After planting the first batch of our new trees we immediately noticed how super they looked and how inferior all of our other stand-alone trees looked in comparison. The older trees were made using real twigs for the trunks while the leaves were created with poly fiber covered with ground foam. When all of the stand-alone deciduous trees on the the layout were done this way they looked fine. But when the superior SuperTrees were added it didn't take us long to decided that the old ones would have to be replaced and replaced fast since Allen Keller was coming to do a video. Once again it was all about consistency, the old trees were okay but the new ones were better, so the old ones had to go. Replacing them was a lot of work but well worth the effort.

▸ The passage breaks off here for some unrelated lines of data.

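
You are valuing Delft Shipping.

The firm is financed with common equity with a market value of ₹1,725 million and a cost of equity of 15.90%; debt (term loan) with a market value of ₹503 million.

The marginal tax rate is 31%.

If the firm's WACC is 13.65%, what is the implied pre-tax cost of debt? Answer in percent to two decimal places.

8.60%

Total capital V = 1725 + 503 = 2228.
Equity weight = 1725/2228 = 0.7742.
Term loan weight = 503/2228 = 0.2258.
Equity contribution = 0.7742 × 15.9% = 12.3104%.
Remaining for debt = 13.65% − 12.3104% = 1.3396%.
Rd × (1 − 31%) × 0.2258 = 1.3396%  ⇒  Rd = 8.5997%.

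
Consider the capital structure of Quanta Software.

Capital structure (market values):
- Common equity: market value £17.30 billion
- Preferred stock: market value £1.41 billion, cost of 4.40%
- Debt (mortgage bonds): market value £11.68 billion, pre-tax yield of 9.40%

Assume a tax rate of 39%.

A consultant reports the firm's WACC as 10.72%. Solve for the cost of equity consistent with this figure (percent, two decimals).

Total capital V = 17.3 + 1.41 + 11.68 = 30.39.
Equity weight = 17.3/30.39 = 0.5693.
Preferred weight = 1.41/30.39 = 0.0464.
Mortgage bonds weight = 11.68/30.39 = 0.3843.
Debt contribution = 0.3843 × 9.4% × (1 − 39%) = 2.2038%.
Preferred contribution = 0.0464 × 4.4% = 0.2041%.
Required equity contribution = 10.72% − 2.4079% = 8.3121%.
Re = 8.3121% / 0.5693 = 14.6014%.

14.60%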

Typically when only one person does scenery on a layout consistency issues are few. But when more get involved then the potential for problems increases as different people will have different experiences, skills and ideas about how things should be done and what looks good and what doesn't. In a club such as ours how do we avoid such problems?

We start by establishing a set of scenery standards that would specify such things as what materials to use; the proper colors; the best techniques; appropriate tree species; maximum tree sizes; ballast types for main lines, passing sidings and yards; and so forth. The standards would have to be readily available to all involved in scenery construction.

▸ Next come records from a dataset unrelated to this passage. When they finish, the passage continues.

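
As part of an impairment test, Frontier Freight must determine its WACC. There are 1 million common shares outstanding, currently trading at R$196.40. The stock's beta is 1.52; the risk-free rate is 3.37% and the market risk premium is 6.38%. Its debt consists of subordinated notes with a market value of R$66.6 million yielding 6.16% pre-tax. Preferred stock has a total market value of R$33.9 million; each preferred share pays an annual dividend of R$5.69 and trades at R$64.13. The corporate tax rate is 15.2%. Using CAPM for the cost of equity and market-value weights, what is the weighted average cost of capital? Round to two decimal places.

10.83%

Cost of equity via CAPM: Re = 3.37% + 1.52 × 6.38% = 13.0676%.
Cost of preferred: Rp = 5.69 / 64.13 = 8.8726%.
Market value of equity E = 196.4 × 1m = 196.4m.
Total capital V = 196.4 + 33.9 + 66.6 = 296.9.
Equity: weight = 196.4/296.9 = 0.6615; cost = 13.0676%.
Preferred: weight = 33.9/296.9 = 0.1142; cost = 8.8726%.
Subordinated notes: weight = 66.6/296.9 = 0.2243; after-tax cost = 6.16% × (1 − 15.2%) = 5.2237%.
WACC = 0.6615 × 13.0676% + 0.1142 × 8.8726% + 0.2243 × 5.2237% = 10.8291%.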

But before setting standards one must know a couple of things, starting with the area being modeled. In the case of our HO layout the answer is Pennsylvania and northern New Jersey, with rolling hills, farms, the Appalachian Mountains, and woods and forests dominated by deciduous trees.

The next thing we need to know is when, and I'm not talking about the era, I'm talking about the time of year. When asked most modelers will say that they are modeling the Summer or perhaps Autumn. A few select Winter. Interestingly I can't remember anyone ever modeling Spring. But is just selecting the season enough? Certainly not here in New Jersey where the scenery can look decidedly different from month to month. Early Summer is not the same as the middle of the season. And late Summer can look a lot like early Fall around these parts. In Spring and Autumn one can see dramatic changes in just a week or even a few days, so it pays to be specific.

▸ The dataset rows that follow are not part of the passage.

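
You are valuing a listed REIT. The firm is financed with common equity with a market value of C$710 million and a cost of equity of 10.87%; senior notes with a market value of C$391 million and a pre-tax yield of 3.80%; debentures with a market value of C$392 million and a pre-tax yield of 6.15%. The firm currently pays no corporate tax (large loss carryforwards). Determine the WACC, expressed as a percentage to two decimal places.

7.78%

Total capital V = 710 + 391 + 392 = 1493.
Equity: weight = 710/1493 = 0.4756; cost = 10.87%.
Senior notes: weight = 391/1493 = 0.2619; after-tax cost = 3.8% × (1 − 0%) = 3.8000%.
Debentures: weight = 392/1493 = 0.2626; after-tax cost = 6.15% × (1 − 0%) = 6.1500%.
WACC = 0.4756 × 10.8700% + 0.2619 × 3.8000% + 0.2626 × 6.1500% = 7.7792%.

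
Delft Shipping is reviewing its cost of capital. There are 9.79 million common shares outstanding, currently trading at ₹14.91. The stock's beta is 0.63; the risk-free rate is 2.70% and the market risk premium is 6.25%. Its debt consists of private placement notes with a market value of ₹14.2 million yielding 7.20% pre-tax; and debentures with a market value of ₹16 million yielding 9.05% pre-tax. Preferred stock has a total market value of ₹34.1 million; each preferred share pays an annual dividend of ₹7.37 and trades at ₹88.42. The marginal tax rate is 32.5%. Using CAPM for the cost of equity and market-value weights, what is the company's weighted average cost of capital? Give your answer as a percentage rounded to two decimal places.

Cost of equity via CAPM: Re = 2.7% + 0.63 × 6.25% = 6.6375%.
Cost of preferred: Rp = 7.37 / 88.42 = 8.3352%.
Market value of equity E = 14.91 × 9.79m = 145.9689m.
Total capital V = 145.9689 + 34.1 + 14.2 + 16 = 210.2689.
Equity: weight = 145.9689/210.2689 = 0.6942; cost = 6.6375%.
Preferred: weight = 34.1/210.2689 = 0.1622; cost = 8.3352%.
Private placement notes: weight = 14.2/210.2689 = 0.0675; after-tax cost = 7.2% × (1 − 32.5%) = 4.8600%.
Debentures: weight = 16/210.2689 = 0.0761; after-tax cost = 9.05% × (1 − 32.5%) = 6.1088%.
WACC = 0.6942 × 6.6375% + 0.1622 × 8.3352% + 0.0675 × 4.8600% + 0.0761 × 6.1088% = 6.7525%.

6.75%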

Like most layouts ours is set in the Summer and judging by the colors we have selected thus far I would say mid-season. That puts us in either very late July or early August. The grasses and trees look green and healthy which indicates a normal amount of rain.

With the when and the where now determined we are able to begin the process of setting our scenery standards. These standards will help to insure that our scenery is of the highest quality and that the scenes will look good together regardless of who did the work.

 

 

Fun Facts:

Today forests cover about 60% of Pennsylvania. There are 196 native and naturalized trees species there but just six of them make up over half of the forests. The Red Maple alone accounts for 20%. That means that just six different types of trees cover almost a third of the state and the Red Maple covers over a tenth.

In 1999 forests covered 45% of New Jersey and the state had 77 tree species. Just ten species and specie groups made up 79% of the state's tree population. The Pitch Pine lead with about 14%, followed by the Red Maple with 13%. Various oak species made up 30%.